NETGEAR is aware of a growing number of phone and online scams. To learn how to stay safe click here.
Forum Discussion
RAX80 admin accessible from public IP??
I use a domain name to access servers and VMs behind my Router (RAX80). I do NOT allow remote management.
Turns out that, for who knows how long, the default response from port 80 appears to be the admin login window to the Router admin console... I had to manually set up a port 80 forward to an IP that doesn't exist in my LAN.

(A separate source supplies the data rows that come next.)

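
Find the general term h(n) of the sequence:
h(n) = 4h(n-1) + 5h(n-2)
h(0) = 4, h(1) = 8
Characteristic equation: x² - 4x - 5 = 0, which factors as (x - (5))(x - (-1)) = 0.
Roots r₁ = 5, r₂ = -1 (distinct).
General solution: h(n) = A·(5)^n + B·(-1)^n.
From h(0) = 4: A + B = 4.
From h(1) = 8: 5A - B = 8.
Solving: A = 2, B = 2.
So h(n) = 2 \left(-1\right)^{n} + 2 \cdot 5^{n}.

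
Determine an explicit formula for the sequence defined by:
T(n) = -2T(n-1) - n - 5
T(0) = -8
First-order linear with linear forcing.
Homogeneous solution: T_h(n) = A·(-2)^n.
Try particular T_p(n) = pn + q. Substituting:
  pn + q = -2(p(n-1) + q) - n - 5.
Matching the n-coefficient: p = -2p - 1 ⇒ p = - \frac{1}{3}.
Matching constants: q = 2p - 2q - 5 ⇒ q = - \frac{17}{9}.
General: T(n) = A·(-2)^n - \frac{n}{3} - \frac{17}{9}.
Apply T(0) = -8: A - \frac{17}{9} = -8 ⇒ A = - \frac{55}{9}.
So T(n) = - \frac{55 \left(-2\right)^{n}}{9} - \frac{n}{3} - \frac{17}{9}.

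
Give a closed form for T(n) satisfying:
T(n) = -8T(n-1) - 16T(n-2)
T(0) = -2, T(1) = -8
Characteristic equation: x² + 8x + 16 = 0, which is (x - (-4))².
Repeated root r = -4.
General solution: T(n) = (A + Bn)·(-4)^n.
From T(0) = -2: A = -2.
From T(1) = -8: (A + B)·(-4) = -8 ⇒ B = 4.
So T(n) = \left(4 n - 2\right) \cdot (-4)^n.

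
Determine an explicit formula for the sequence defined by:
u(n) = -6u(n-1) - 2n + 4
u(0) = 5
First-order linear with linear forcing.
Homogeneous solution: u_h(n) = A·(-6)^n.
Try particular u_p(n) = pn + q. Substituting:
  pn + q = -6(p(n-1) + q) - 2n + 4.
Matching the n-coefficient: p = -6p - 2 ⇒ p = - \frac{2}{7}.
Matching constants: q = 6p - 6q + 4 ⇒ q = \frac{16}{49}.
General: u(n) = A·(-6)^n - \frac{2 n}{7} + \frac{16}{49}.
Apply u(0) = 5: A + \frac{16}{49} = 5 ⇒ A = \frac{229}{49}.
So u(n) = \frac{229 \left(-6\right)^{n}}{49} - \frac{2 n}{7} + \frac{16}{49}.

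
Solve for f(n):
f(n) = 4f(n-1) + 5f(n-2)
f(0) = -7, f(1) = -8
Characteristic equation: x² - 4x - 5 = 0, which factors as (x - (-1))(x - (5)) = 0.
Roots r₁ = -1, r₂ = 5 (distinct).
General solution: f(n) = A·(-1)^n + B·(5)^n.
From f(0) = -7: A + B = -7.
From f(1) = -8: -A + 5B = -8.
Solving: A = - \frac{9}{2}, B = - \frac{5}{2}.
So f(n) = - \frac{9 \left(-1\right)^{n}}{2} - \frac{5 \cdot 5^{n}}{2}.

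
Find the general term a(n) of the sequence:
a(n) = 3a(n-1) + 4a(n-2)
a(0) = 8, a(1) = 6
Characteristic equation: x² - 3x - 4 = 0, which factors as (x - (4))(x - (-1)) = 0.
Roots r₁ = 4, r₂ = -1 (distinct).
General solution: a(n) = A·(4)^n + B·(-1)^n.
From a(0) = 8: A + B = 8.
From a(1) = 6: 4A - B = 6.
Solving: A = \frac{14}{5}, B = \frac{26}{5}.
So a(n) = \frac{26 \left(-1\right)^{n}}{5} + \frac{14 \cdot 4^{n}}{5}.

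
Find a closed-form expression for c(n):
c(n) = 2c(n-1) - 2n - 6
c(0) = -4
First-order linear with linear forcing.
Homogeneous solution: c_h(n) = A·(2)^n.
Try particular c_p(n) = pn + q. Substituting:
  pn + q = 2(p(n-1) + q) - 2n - 6.
Matching the n-coefficient: p = 2p - 2 ⇒ p = 2.
Matching constants: q = -2p + 2q - 6 ⇒ q = 10.
General: c(n) = A·(2)^n + 2 n + 10.
Apply c(0) = -4: A + 10 = -4 ⇒ A = -14.
So c(n) = - 14 \cdot 2^{n} + 2 n + 10.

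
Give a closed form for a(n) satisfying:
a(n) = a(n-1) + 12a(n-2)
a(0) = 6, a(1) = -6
Characteristic equation: x² - x - 12 = 0, which factors as (x - (4))(x - (-3)) = 0.
Roots r₁ = 4, r₂ = -3 (distinct).
General solution: a(n) = A·(4)^n + B·(-3)^n.
From a(0) = 6: A + B = 6.
From a(1) = -6: 4A - 3B = -6.
Solving: A = \frac{12}{7}, B = \frac{30}{7}.
So a(n) = \frac{30 \left(-3\right)^{n}}{7} + \frac{12 \cdot 4^{n}}{7}.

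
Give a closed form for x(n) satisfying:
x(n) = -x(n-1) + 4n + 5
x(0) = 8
First-order linear with linear forcing.
Homogeneous solution: x_h(n) = A·(-1)^n.
Try particular x_p(n) = pn + q. Substituting:
  pn + q = -(p(n-1) + q) + 4n + 5.
Matching the n-coefficient: p = -p + 4 ⇒ p = 2.
Matching constants: q = p - q + 5 ⇒ q = \frac{7}{2}.
General: x(n) = A·(-1)^n + 2 n + \frac{7}{2}.
Apply x(0) = 8: A + \frac{7}{2} = 8 ⇒ A = \frac{9}{2}.
So x(n) = \frac{9 \left(-1\right)^{n}}{2} + 2 n + \frac{7}{2}.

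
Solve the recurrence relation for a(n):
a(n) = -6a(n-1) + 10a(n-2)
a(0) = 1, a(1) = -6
Characteristic equation: x² + 6x - 10 = 0.
Discriminant Δ = (-6)² + 4·(10) = 76.
Roots r₁,₂ = (-6 ± √76)/2, so r₁ = -3 + \sqrt{19}, r₂ = - \sqrt{19} - 3.
General solution: a(n) = A·r₁^n + B·r₂^n.
From the initial conditions, A + B = 1 and r₁A + r₂B = -6.
Since r₁ - r₂ = √76: A = (-6 - (1)r₂)/√76 = \frac{1}{2} - \frac{3 \sqrt{19}}{38}, and B = 1 - A = \frac{3 \sqrt{19}}{38} + \frac{1}{2}.
So a(n) = \left(\frac{1}{2} - \frac{3 \sqrt{19}}{38}\right)\left(-3 + \sqrt{19}\right)^n + \left(\frac{3 \sqrt{19}}{38} + \frac{1}{2}\right)\left(- \sqrt{19} - 3\right)^n.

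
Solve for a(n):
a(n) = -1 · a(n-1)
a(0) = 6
Pure geometric recurrence with ratio -1.
By induction a(n) = a(0) · (-1)^n = 6 \left(-1\right)^{n}.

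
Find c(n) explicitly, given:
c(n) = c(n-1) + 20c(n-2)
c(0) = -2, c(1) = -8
Characteristic equation: x² - x - 20 = 0, which factors as (x - (5))(x - (-4)) = 0.
Roots r₁ = 5, r₂ = -4 (distinct).
General solution: c(n) = A·(5)^n + B·(-4)^n.
From c(0) = -2: A + B = -2.
From c(1) = -8: 5A - 4B = -8.
Solving: A = - \frac{16}{9}, B = - \frac{2}{9}.
So c(n) = - \frac{2 \left(-4\right)^{n}}{9} - \frac{16 \cdot 5^{n}}{9}.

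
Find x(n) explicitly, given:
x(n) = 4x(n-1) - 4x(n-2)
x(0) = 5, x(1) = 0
Characteristic equation: x² - 4x + 4 = 0, which is (x - (2))².
Repeated root r = 2.
General solution: x(n) = (A + Bn)·(2)^n.
From x(0) = 5: A = 5.
From x(1) = 0: (A + B)·(2) = 0 ⇒ B = -5.
So x(n) = \left(5 - 5 n\right) \cdot (2)^n.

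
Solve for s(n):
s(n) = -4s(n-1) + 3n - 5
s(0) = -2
First-order linear with linear forcing.
Homogeneous solution: s_h(n) = A·(-4)^n.
Try particular s_p(n) = pn + q. Substituting:
  pn + q = -4(p(n-1) + q) + 3n - 5.
Matching the n-coefficient: p = -4p + 3 ⇒ p = \frac{3}{5}.
Matching constants: q = 4p - 4q - 5 ⇒ q = - \frac{13}{25}.
General: s(n) = A·(-4)^n + \frac{3 n}{5} - \frac{13}{25}.
Apply s(0) = -2: A - \frac{13}{25} = -2 ⇒ A = - \frac{37}{25}.
So s(n) = - \frac{37 \left(-4\right)^{n}}{25} + \frac{3 n}{5} - \frac{13}{25}.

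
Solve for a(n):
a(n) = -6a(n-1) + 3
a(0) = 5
First-order linear non-homogeneous.
Homogeneous solution: a_h(n) = A·(-6)^n.
Try constant particular solution a_p = K: K = -6K + 3 ⇒ K = \frac{3}{7}.
General: a(n) = A·(-6)^n + \frac{3}{7}.
Apply a(0) = 5: A + \frac{3}{7} = 5 ⇒ A = \frac{32}{7}.
So a(n) = \frac{32 \left(-6\right)^{n}}{7} + \frac{3}{7}.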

Is this expected behavior? This sounds like a major security concern, trusting the Firmware of a router to the public domain...
4 Replies
Hi idlacrosseplaye,
I'll forward this to our product teams for further review. I'll be sure to reach out if further information is needed. In the meantime, may you let me know what firmware version the RAX80 is currently on.
Regards,
Christian
It is now on 1.0.3.98_1.0.46
I was on 1.0.3.88_xxxxxxx if I recall.
I always test pilot your firmwares ;-)
idlacrosseplaye,
Thanks for confirming. May you check to see if you're able to replicate the experience while on firmware v1.0.3.98_1.0.46.
Thanks,
Christian
idlacrosseplaye I attempted to recreate the behavior you are describing. Please ensure that you try from another network. It seems to me that the router (knowing your public IP) does not actually direct the traffic outside of the network, but rather consumes it at the router if it does not have a directive to route it to another internal IP. Odd behavior to be certain, but not the security threat that it first appears to be. If you do manage to access it from an outside network, then this is certainly a major security flaw.